Question

Sum of first 20 terms: 5, 11, 19, 29, 41

Answer 1

The given sequence is: 5, 11, 19, 29, 41, ...
We observe that this is an arithmetic progression (AP) with the first term \( a = 5 \) and the common difference \( d = 6 \) (since 11 - 5 = 6, 19 - 11 = 8, etc.).

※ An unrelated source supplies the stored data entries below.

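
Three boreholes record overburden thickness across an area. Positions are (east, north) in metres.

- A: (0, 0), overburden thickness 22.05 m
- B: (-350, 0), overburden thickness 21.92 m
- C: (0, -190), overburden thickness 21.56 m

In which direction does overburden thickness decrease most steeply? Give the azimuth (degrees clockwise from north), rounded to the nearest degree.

∂d/∂x = (21.92 − 22.05) / (-350 − 0) = +0.0003714
∂d/∂y = (21.56 − 22.05) / (-190 − 0) = +0.002579
Steepest decrease is along −∇f: components (-0.0003714 E, -0.002579 N).
Azimuth = atan2(-0.0003714, -0.002579) = 188.2° ≈ 188°.

188°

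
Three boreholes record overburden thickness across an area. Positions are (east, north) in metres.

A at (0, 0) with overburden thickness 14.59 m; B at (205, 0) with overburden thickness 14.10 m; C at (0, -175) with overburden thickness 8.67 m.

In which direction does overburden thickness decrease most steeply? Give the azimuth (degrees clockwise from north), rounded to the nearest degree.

∂d/∂x = (14.10 − 14.59) / (205 − 0) = -0.002390
∂d/∂y = (8.67 − 14.59) / (-175 − 0) = +0.03383
Steepest decrease is along −∇f: components (+0.002390 E, -0.03383 N).
Azimuth = atan2(+0.002390, -0.03383) = 176.0° ≈ 176°.

176°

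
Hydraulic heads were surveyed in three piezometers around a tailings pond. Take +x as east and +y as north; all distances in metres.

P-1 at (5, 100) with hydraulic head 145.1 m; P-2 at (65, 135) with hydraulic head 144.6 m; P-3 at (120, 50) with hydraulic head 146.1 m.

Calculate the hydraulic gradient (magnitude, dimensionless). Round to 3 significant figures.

0.0168

Differences from P-1: to P-2 (Δx, Δy, Δh) = (60, 35, -0.5); to P-3 = (115, -50, +1.0).
Solve a·Δx + b·Δy = Δh: det = 60·(-50) − 115·35 = -7025.
∂h/∂x = [(-0.5)·(-50) − (+1.0)·35] / -7025 = +0.001423
∂h/∂y = [60·(+1.0) − 115·(-0.5)] / -7025 = -0.01673
|∇h| = √(0.001423² + -0.01673²) = 0.01679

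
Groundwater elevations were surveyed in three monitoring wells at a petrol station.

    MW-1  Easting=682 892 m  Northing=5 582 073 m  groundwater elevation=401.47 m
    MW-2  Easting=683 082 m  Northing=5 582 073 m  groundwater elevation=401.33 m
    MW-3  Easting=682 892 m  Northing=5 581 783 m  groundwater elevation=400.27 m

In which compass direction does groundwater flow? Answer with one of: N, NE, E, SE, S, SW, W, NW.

∂h/∂x = (401.33 − 401.47) / (683082 − 682892) = -0.0007368
∂h/∂y = (400.27 − 401.47) / (5581783 − 5582073) = +0.004138
Flow = −∇h = (+0.0007368 east, -0.004138 north), which points south.

S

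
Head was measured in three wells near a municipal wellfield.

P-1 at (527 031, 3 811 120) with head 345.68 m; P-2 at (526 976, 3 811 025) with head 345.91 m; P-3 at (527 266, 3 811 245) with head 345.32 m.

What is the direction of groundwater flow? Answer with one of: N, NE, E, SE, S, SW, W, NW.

Three-point gradient (reference P-1): Δ to P-2 = (-55, -95, +0.23), Δ to P-3 = (235, 125, -0.36).
∂h/∂x = -0.0003528, ∂h/∂y = -0.002217 (det = 15450).
Flow = −∇h = (+0.0003528 east, +0.002217 north), which points north.

N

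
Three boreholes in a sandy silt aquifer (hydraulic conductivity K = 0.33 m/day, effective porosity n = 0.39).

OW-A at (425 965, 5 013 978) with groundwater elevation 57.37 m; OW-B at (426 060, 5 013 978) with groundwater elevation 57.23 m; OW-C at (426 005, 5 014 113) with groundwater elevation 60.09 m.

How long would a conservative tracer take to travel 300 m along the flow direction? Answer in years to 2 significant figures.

Taking OW-A as reference: OW-B−OW-A = (95, 0, -0.14); OW-C−OW-A = (40, 135, +2.72).
Determinant of the coordinate differences = 95·135 − 40·0 = 12825.
∂h/∂x = [(-0.14)·135 − (+2.72)·0] / 12825 = -0.001474
∂h/∂y = [95·(+2.72) − 40·(-0.14)] / 12825 = +0.02058
|∇h| = √(-0.001474² + 0.02058²) = 0.02063
Seepage velocity v = K·i/n = 0.33 × 0.02063 / 0.39 = 0.01746 m/day.
t = 300 / 0.01746 = 1.718e+04 days = 47 years.

47 years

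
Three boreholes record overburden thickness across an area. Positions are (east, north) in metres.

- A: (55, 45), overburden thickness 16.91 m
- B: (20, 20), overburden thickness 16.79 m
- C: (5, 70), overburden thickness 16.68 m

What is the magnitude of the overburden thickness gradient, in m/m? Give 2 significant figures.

0.0042 m/m

Differences from A: to B (Δx, Δy, Δh) = (-35, -25, -0.12); to C = (-50, 25, -0.23).
Solve a·Δx + b·Δy = Δd: det = (-35)·25 − (-50)·(-25) = -2125.
∂d/∂x = [(-0.12)·25 − (-0.23)·(-25)] / -2125 = +0.004118
∂d/∂y = [(-35)·(-0.23) − (-50)·(-0.12)] / -2125 = -0.0009647
|∇f| = √(0.004118² + -0.0009647²) = 0.004229 m/m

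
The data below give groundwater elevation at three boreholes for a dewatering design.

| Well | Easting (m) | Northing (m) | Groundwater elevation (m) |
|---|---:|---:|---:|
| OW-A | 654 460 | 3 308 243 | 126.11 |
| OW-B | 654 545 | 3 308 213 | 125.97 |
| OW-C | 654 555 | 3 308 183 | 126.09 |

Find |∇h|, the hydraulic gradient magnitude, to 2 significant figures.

Taking OW-A as reference: OW-B−OW-A = (85, -30, -0.14); OW-C−OW-A = (95, -60, -0.02).
Determinant of the coordinate differences = 85·(-60) − 95·(-30) = -2250.
∂h/∂x = [(-0.14)·(-60) − (-0.02)·(-30)] / -2250 = -0.003467
∂h/∂y = [85·(-0.02) − 95·(-0.14)] / -2250 = -0.005156
|∇h| = √(-0.003467² + -0.005156²) = 0.006213

0.0062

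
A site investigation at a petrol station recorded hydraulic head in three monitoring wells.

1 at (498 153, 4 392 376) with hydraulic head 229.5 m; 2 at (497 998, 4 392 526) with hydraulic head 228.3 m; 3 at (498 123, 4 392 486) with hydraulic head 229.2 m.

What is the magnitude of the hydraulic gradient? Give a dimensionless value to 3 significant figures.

Taking 1 as reference: 2−1 = (-155, 150, -1.2); 3−1 = (-30, 110, -0.3).
Solve a·Δx + b·Δy = Δh: det = (-155)·110 − (-30)·150 = -12550.
∂h/∂x = [(-1.2)·110 − (-0.3)·150] / -12550 = +0.006932
∂h/∂y = [(-155)·(-0.3) − (-30)·(-1.2)] / -12550 = -0.0008367
|∇h| = √(0.006932² + -0.0008367²) = 0.006982

0.00698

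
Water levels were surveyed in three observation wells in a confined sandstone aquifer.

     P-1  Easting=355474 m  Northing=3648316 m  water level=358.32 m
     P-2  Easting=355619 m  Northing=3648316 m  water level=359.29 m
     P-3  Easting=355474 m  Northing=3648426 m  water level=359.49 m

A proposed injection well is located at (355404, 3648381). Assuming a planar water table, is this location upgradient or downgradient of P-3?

∂h/∂x = (359.29 − 358.32) / (355619 − 355474) = +0.006690
∂h/∂y = (359.49 − 358.32) / (3648426 − 3648316) = +0.01064
Head at (355404, 3648381) = 358.32 + (+0.006690)·(-70) + (+0.01064)·(65) = 358.54 m.
That is lower than the 359.49 m at P-3, so the point is downgradient.

downgradient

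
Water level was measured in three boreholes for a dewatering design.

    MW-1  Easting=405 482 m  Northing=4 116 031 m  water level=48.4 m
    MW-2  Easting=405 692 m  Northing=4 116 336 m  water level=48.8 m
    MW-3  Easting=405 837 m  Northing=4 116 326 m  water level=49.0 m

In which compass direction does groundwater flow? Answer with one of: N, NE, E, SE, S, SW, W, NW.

W

Differences from MW-1: to MW-2 (Δx, Δy, Δh) = (210, 305, +0.4); to MW-3 = (355, 295, +0.6).
Solve a·Δx + b·Δy = Δh: det = 210·295 − 355·305 = -46325.
∂h/∂x = [(+0.4)·295 − (+0.6)·305] / -46325 = +0.001403
∂h/∂y = [210·(+0.6) − 355·(+0.4)] / -46325 = +0.0003454
Flow = −∇h = (-0.001403 east, -0.0003454 north), which points west.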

The formula for the sum of the first \( n \) terms of an arithmetic progression is:
\[ S_n = \frac{n}{2} \cdot \left[ 2a + (n-1) \cdot d \right] \] Where: - \( a \) is the first term, - \( d \) is the common difference, - \( n \) is the number of terms. 
Step 1: Substitute the known values into the formula:
Given: \( a = 5 \), \( d = 6 \), and \( n = 20 \), we can substitute these values into the formula: \[ S_{20} = \frac{20}{2} \cdot \left[ 2 \cdot 5 + (20 - 1) \cdot 6 \right] \] \[ S_{20} = 10 \cdot \left[ 10 + 19 \cdot 6 \right] \] \[ S_{20} = 10 \cdot \left[ 10 + 114 \right] \] \[ S_{20} = 10 \cdot 124 = 1240 \] Final Answer:
The sum of the first 20 terms is 1240.